Once more the old woman stretched out to him her wasted hand. “Good-night, Mr. Drexel. Do not despair because we have given you nothing to do. Before we are through you may have more than you desire!”
He followed Sonya down into the street, and still he saw that withered and blanched old figure in the chair. All the time that he had sat watching her, he had wondered who she was and what had been her history; and now as he and Sonya, holding to each other, went careening through the frenzied wind, he asked her. The White One, said Sonya, was the daughter of a scientist famous during the third quarter of the last century, and herself had been a learned and skilled physician. She had become fired with the inspiration for freedom that crept into Russia in the sixties, while she was in the first flush of young womanhood, and ever since had given heart and mind to the cause of liberty. Thirty-five years she had spent in prison or Siberian exile. Her last sentence had been to fifteen years of hard labour in the Siberian mines. Here toil, exposure, the bitter cold, the prison food, the vile living conditions, a flogging she had been given, had at length broken her once strong body. Two years before she had been sent back on a stretcher as a “safe” and negligible person—sent back to die. But her thirty-five years of harsh captivity that had shattered her body, had only strengthened her spirit. She had returned to the struggle of right against might with even greater devotion and intensity.
But she had to be careful, so very careful! Her life hung but by a thread. Besides her paralysis, which bound her prisoner to chair and bed, she had heart trouble, and Dr. Razoff had said that any unusual exertion, any high excitement, would be her end.
By the time Sonya had concluded they were back again in Three Saints’ Court. As they entered the outer of the upstairs rooms a man rose from the table where he had been reading by the light of a single candle. It was Freeman, the terrorist.
“I was told some of you would be back, so I waited,” he said. “I have an idea——”

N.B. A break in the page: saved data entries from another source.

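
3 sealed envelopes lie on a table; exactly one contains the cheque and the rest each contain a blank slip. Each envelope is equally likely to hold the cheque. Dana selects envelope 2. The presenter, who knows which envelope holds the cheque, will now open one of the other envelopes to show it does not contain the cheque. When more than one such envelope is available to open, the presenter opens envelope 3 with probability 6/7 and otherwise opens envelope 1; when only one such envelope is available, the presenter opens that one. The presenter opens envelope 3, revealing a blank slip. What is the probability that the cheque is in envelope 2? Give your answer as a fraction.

6/13

Consider each possible location of the cheque in turn.
If it is in envelope 1 (prior 1/3): only envelope 3 is available, probability 1; weight (1/3)·1 = 1/3.
If it is in envelope 2 (prior 1/3): envelope 3 is available, opened with probability 6/7; weight (1/3)·(6/7) = 2/7.
If it is in envelope 3 (prior 1/3): the presenter opened envelope 3, so this case is ruled out; weight (1/3)·0 = 0.
The weights sum to 13/21.
So P(the cheque in envelope 2 | the presenter opened envelope 3) = (2/7) / (13/21) = 6/13.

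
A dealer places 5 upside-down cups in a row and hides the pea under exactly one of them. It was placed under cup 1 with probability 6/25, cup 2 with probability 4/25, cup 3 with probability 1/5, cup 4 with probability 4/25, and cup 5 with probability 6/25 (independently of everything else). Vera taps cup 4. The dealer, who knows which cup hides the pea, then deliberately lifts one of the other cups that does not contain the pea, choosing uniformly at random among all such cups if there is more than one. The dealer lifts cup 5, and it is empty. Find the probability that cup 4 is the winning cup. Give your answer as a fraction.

Condition on the true location of the pea.
If it is under cup 1 (prior 6/25): the dealer has 3 equally likely choices, so probability 1/3; weight (6/25)·(1/3) = 2/25.
If it is under cup 2 (prior 4/25): the dealer has 3 equally likely choices, so probability 1/3; weight (4/25)·(1/3) = 4/75.
If it is under cup 3 (prior 1/5): the dealer has 3 equally likely choices, so probability 1/3; weight (1/5)·(1/3) = 1/15.
If it is under cup 4 (prior 4/25): the dealer has 4 equally likely choices, so probability 1/4; weight (4/25)·(1/4) = 1/25.
If it is under cup 5 (prior 6/25): the dealer opened cup 5, so this case is ruled out; weight (6/25)·0 = 0.
The weights sum to 6/25.
So P(the pea under cup 4 | the dealer opened cup 5) = (1/25) / (6/25) = 1/6.

1/6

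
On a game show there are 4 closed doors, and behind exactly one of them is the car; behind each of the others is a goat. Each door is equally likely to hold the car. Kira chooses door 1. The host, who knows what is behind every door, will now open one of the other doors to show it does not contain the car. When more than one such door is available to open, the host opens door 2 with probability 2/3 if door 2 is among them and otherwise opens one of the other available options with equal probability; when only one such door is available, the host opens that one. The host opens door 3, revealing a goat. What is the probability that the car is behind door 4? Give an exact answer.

Consider each possible location of the car in turn.
If it is behind door 1 (prior 1/4): door 2 is available but not opened; door 3 gets probability (1 − 2/3)/2 = 1/6; weight (1/4)·(1/6) = 1/24.
If it is behind door 2 (prior 1/4): door 2 holds the prize so is unavailable; the host chooses uniformly among the 2 others, probability 1/2; weight (1/4)·(1/2) = 1/8.
If it is behind door 3 (prior 1/4): the host opened door 3, so this case is ruled out; weight (1/4)·0 = 0.
If it is behind door 4 (prior 1/4): door 2 is available but not opened, probability 1/3; weight (1/4)·(1/3) = 1/12.
The weights sum to 1/4.
So P(the car behind door 4 | the host opened door 3) = (1/12) / (1/4) = 1/3.

1/3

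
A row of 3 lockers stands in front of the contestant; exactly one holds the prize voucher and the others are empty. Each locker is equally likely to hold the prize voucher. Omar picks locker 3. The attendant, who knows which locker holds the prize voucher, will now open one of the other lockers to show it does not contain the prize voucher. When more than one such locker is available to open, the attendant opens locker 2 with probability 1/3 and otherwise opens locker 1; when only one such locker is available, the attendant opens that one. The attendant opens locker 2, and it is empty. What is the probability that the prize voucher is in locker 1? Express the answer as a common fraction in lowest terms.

Consider each possible location of the prize voucher in turn.
If it is in locker 1 (prior 1/3): only locker 2 is available, probability 1; weight (1/3)·1 = 1/3.
If it is in locker 2 (prior 1/3): the attendant opened locker 2, so this case is ruled out; weight (1/3)·0 = 0.
If it is in locker 3 (prior 1/3): locker 2 is available, opened with probability 1/3; weight (1/3)·(1/3) = 1/9.
The weights sum to 4/9.
So P(the prize voucher in locker 1 | the attendant opened locker 2) = (1/3) / (4/9) = 3/4.

3/4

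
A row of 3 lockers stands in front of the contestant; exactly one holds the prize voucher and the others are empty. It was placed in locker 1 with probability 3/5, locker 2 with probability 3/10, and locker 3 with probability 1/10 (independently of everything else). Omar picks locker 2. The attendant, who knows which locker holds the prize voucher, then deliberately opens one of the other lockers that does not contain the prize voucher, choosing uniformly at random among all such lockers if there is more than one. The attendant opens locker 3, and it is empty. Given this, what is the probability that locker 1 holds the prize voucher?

4/5

Consider each possible location of the prize voucher in turn.
If it is in locker 1 (prior 3/5): the attendant has no choice, probability 1; weight (3/5)·1 = 3/5.
If it is in locker 2 (prior 3/10): the attendant has 2 equally likely choices, so probability 1/2; weight (3/10)·(1/2) = 3/20.
If it is in locker 3 (prior 1/10): the attendant opened locker 3, so this case is ruled out; weight (1/10)·0 = 0.
The weights sum to 3/4.
So P(the prize voucher in locker 1 | the attendant opened locker 3) = (3/5) / (3/4) = 4/5.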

He recognized Drexel and broke off in surprise. “Why it was to talk about you that I came here! To plan for bringing you here in a day or two, as I had promised. This is better than I had expected! How does it happen you are here?”
Drexel remembered that Freeman was not one of the few in the secret of Sonya’s identity—so he dared not reveal the part she had played.
“I learned a secret from Prince Berloff’s papers,” he answered easily. “I had to flee; you had told me of this place; I came here.”
“It must have been a valuable discovery.” His eyes suddenly flashed. “Not the whereabouts of Borodin?” he said.
Drexel glanced at Sonya. He had gained the information for her; it was for her to decide with whom it should be shared.